Use *BatchStatement* to run multiple statements (**INSERT**) into a single atomic transaction

In [None]:
import uuid
import random
import datetime
import time
from cassandra.query import BatchStatement


# opening the file in read mode
products_txt = open("/content/drive/MyDrive/fruits.txt", "r")
descriptions_txt = open("/content/drive/MyDrive/descriptions.txt", "r")
# reading the file
data_products = products_txt.read()
data_descriptions = descriptions_txt.read()
# replacing end splitting the text when newline ('\n') is seen.
fruits_list = data_products.split("\n")
descriptions_list = data_descriptions.split("\n")

cart_id = uuid.uuid4()
insertCart = 'INSERT INTO cart_products (cart_id,product_timestamp,product_name,quantity,product_description) VALUES (?,?,?,?,?)'

print('========================================')

try:

  prepared_insertCart = session.prepare(insertCart)
  batch = BatchStatement()

  for name, description in zip(fruits_list,descriptions_list):

    product_timestamp = datetime.datetime.now()
    quantity = random.randrange(1,5)
    product_name = name
    product_description = description

    batch.add(prepared_insertCart, [cart_id,product_timestamp,product_name,quantity,product_description])
    print(str(quantity) + ' ' + product_name + ' added to cart at '+ str(product_timestamp) + ' with Success!')

    time.sleep(0.1)

  session.execute(batch)

except Exception as e:
    print(e)
    print('An error occured')

else:
  print('\n')
  print(str(len(fruits_list)) + ' rows added to the cart_products table with Success!')

print('========================================')

# **READ** statement

In [None]:
print('========================================')

try:

    output = session.execute(
        "SELECT * FROM cart_products"
    )
    for row in output:
       print('Product Name:', row.product_name, 'Quantity:', row.quantity,'Time:', row.product_timestamp, 'Description:', row.product_description)

except Exception as e:
    print(e)
    print('An error occured')


print('========================================')

In [None]:
print('========================================')

try:

    output = session.execute(
        "SELECT * FROM cart_products WHERE cart_id  = %s and product_name = %s",
        [cart_id, 'Banana']
    )
    for row in output:
       print('Product Name:', row.product_name, 'Quantity:', row.quantity,'Time:', row.product_timestamp, 'Description:', row.product_description)

except Exception as e:
    print(e)
    print('An error occured')


print('========================================')

# **UPDATE** statement

In [None]:
product_description = 'Curved, potassium-packed chuckle fruit'

print("========================================")

try:

    session.execute(
        "UPDATE cart_products SET product_description=%s WHERE cart_id= %s AND product_name= %s",
        [product_description, cart_id, 'Banana' ])

except Exception as e:
    print(e)
    print('An error occured')
else:
    print('Product description updated with Success!')
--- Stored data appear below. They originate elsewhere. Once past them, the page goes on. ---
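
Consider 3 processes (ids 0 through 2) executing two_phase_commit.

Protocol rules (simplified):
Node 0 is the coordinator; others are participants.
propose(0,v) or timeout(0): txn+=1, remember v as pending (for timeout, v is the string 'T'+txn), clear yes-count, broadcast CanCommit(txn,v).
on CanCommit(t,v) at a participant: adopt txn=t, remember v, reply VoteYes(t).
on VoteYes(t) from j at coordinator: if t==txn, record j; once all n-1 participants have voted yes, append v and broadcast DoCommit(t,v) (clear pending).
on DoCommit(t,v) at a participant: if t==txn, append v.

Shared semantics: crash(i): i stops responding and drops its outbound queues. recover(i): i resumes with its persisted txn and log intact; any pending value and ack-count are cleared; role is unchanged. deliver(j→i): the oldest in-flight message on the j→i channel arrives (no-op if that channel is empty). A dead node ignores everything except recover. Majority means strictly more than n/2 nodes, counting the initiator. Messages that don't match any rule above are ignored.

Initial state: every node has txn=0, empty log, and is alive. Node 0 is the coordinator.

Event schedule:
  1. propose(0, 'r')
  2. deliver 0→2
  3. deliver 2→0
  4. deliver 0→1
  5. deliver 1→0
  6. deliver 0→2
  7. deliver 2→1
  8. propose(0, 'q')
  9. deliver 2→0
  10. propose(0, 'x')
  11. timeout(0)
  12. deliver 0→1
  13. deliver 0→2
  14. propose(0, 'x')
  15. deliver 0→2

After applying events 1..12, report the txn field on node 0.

4

[1] propose(0,'r') → N0(coor t1 [-])
[2] deliver 0→2 → N2(part t1 [-])
[3] deliver 2→0 → ∅
[4] deliver 0→1 → N1(part t1 [-])
[5] deliver 1→0 → N0(coor t1 [r])
[6] deliver 0→2 → N2(part t1 [r])
[7] deliver 2→1 → ∅
[8] propose(0,'q') → N0(coor t2 [r])
[9] deliver 2→0 → ∅
[10] propose(0,'x') → N0(coor t3 [r])
[11] timeout(0) → N0(coor t4 [r])
[12] deliver 0→1 → N1(part t1 [r])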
print('========================================')

In [None]:
print('========================================')

try:

    output = session.execute(
        "SELECT * FROM cart_products WHERE cart_id  = %s and product_name = %s",
        [cart_id, 'Banana']
    )
    for row in output:
       print('Product Name:', row.product_name, 'Quantity:', row.quantity,'Time:', row.product_timestamp, 'Description:', row.product_description)

except Exception as e:
    print(e)
    print('An error occured')


print('========================================')

# **DELETE** statement

In [None]:
print("========================================")

try:

    session.execute(
        "DELETE FROM cart_products WHERE cart_id= %s AND product_name= %s",
        [cart_id, 'Apple' ])

except Exception as e:
    print(e)
    print('An error occured')
else:
    print('Row deleted with Success!')

print("========================================")

# **EDA** with pandas

In [None]:
import pandas as pd

In [None]:
def pandas_factory(colnames, rows):
    return pd.DataFrame(rows, columns=colnames)

session.row_factory = pandas_factory
session.default_fetch_size = None

query = "select * from cart_products"
rslt = session.execute(query, timeout=None)
df = rslt._current_rows

In [None]:
df

In [None]:
import matplotlib.pyplot as plt

data = df.sort_values(by='product_timestamp')
plt.figure(figsize=(10, 6))
plt.plot(data['product_timestamp'], data['quantity'])
plt.title('Time vs. Quantity')
plt.xlabel('Product Timestamp')
plt.ylabel('Quantity')
plt.xticks(rotation=45)
plt.tight_layout()
plt.show()